Keywords: Partial Differential Equations, Reinforcement learning, Actor-critic
Abstract: We develop a machine learning model to effectively solve high-dimensional nonlinear parabolic partial differential equations (PDE). We use Feynman-Kac formula to reformulate PDE into the equivalent stochastic control problem governed by a Backward Stochastic Differential Equation (BSDE) system. Our model is designed to maximally exploit the Markovian property of the BSDE system and utilizes an Actor-Critic network architecture, which is novel in the high dimensional PDE literature.

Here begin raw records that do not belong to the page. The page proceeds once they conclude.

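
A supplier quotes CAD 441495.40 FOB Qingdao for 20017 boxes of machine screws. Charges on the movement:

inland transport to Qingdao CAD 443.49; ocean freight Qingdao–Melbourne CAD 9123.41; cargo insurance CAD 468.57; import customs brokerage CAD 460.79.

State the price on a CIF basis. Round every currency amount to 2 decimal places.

CIF price: CAD 451087.38

Not relevant to the conversion: inland to port — on the seller under both FOB and CIF; already in the FOB price and stays in the CIF price. brokerage — on the buyer under both terms; not part of either seller's price.
From FOB to CIF, the seller additionally bears: freight, insurance.
CIF price = 441495.40 + 9123.41 + 468.57 = 451087.38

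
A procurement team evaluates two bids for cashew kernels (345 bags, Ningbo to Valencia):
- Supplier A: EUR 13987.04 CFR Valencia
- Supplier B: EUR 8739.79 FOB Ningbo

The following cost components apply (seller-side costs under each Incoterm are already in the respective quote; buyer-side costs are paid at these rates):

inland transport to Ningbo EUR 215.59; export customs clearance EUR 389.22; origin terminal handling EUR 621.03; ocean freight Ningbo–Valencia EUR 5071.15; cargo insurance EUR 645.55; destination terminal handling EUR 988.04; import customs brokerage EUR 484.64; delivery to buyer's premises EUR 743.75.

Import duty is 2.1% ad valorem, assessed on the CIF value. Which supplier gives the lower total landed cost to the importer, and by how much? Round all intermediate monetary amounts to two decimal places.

Supplier B is cheaper by EUR 179.79

Supplier A (CFR):
CIF value = CFR price + insurance = 13987.04 + 645.55 = 14632.59
Import duty = 14632.59 × 2.1% = 307.28
Buyer bears (A): 645.55 + 988.04 + 484.64 + 743.75 = 2861.98
Landed cost (A) = invoice 13987.04 + 2861.98 + duty 307.28 = 17156.30
Supplier B (FOB):
CIF value = FOB price + freight + insurance = 8739.79 + 5071.15 + 645.55 = 14456.49
Import duty = 14456.49 × 2.1% = 303.59
Buyer bears (B): 5071.15 + 645.55 + 988.04 + 484.64 + 743.75 = 7933.13
Landed cost (B) = invoice 8739.79 + 7933.13 + duty 303.59 = 16976.51
Difference = |17156.30 − 16976.51| = 179.79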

We show that our algorithm design leads to a significant speedup with higher accuracy level compared to other neural network solvers. Our model advances the state-of-the-art machine learning PDE solvers in a few aspects: 1) the trainable parameters are reduced by $N$ times, where $N$ is the number of steps to discretize the PDE in time, 2) the model convergence rate is an order of magnitude faster, 3) our model has fewer tuning hyperparameters. We demonstrate the performance improvements by solving six equations including Hamilton-Jacobian-Bellman equation, Allen-Cahn equation and Black-Scholes equation, all with dimensions on the order of 100. Those equations in high dimensions have wide applications in control theory, material science and Quantitative finance.
Publication Status: This work is unpublished.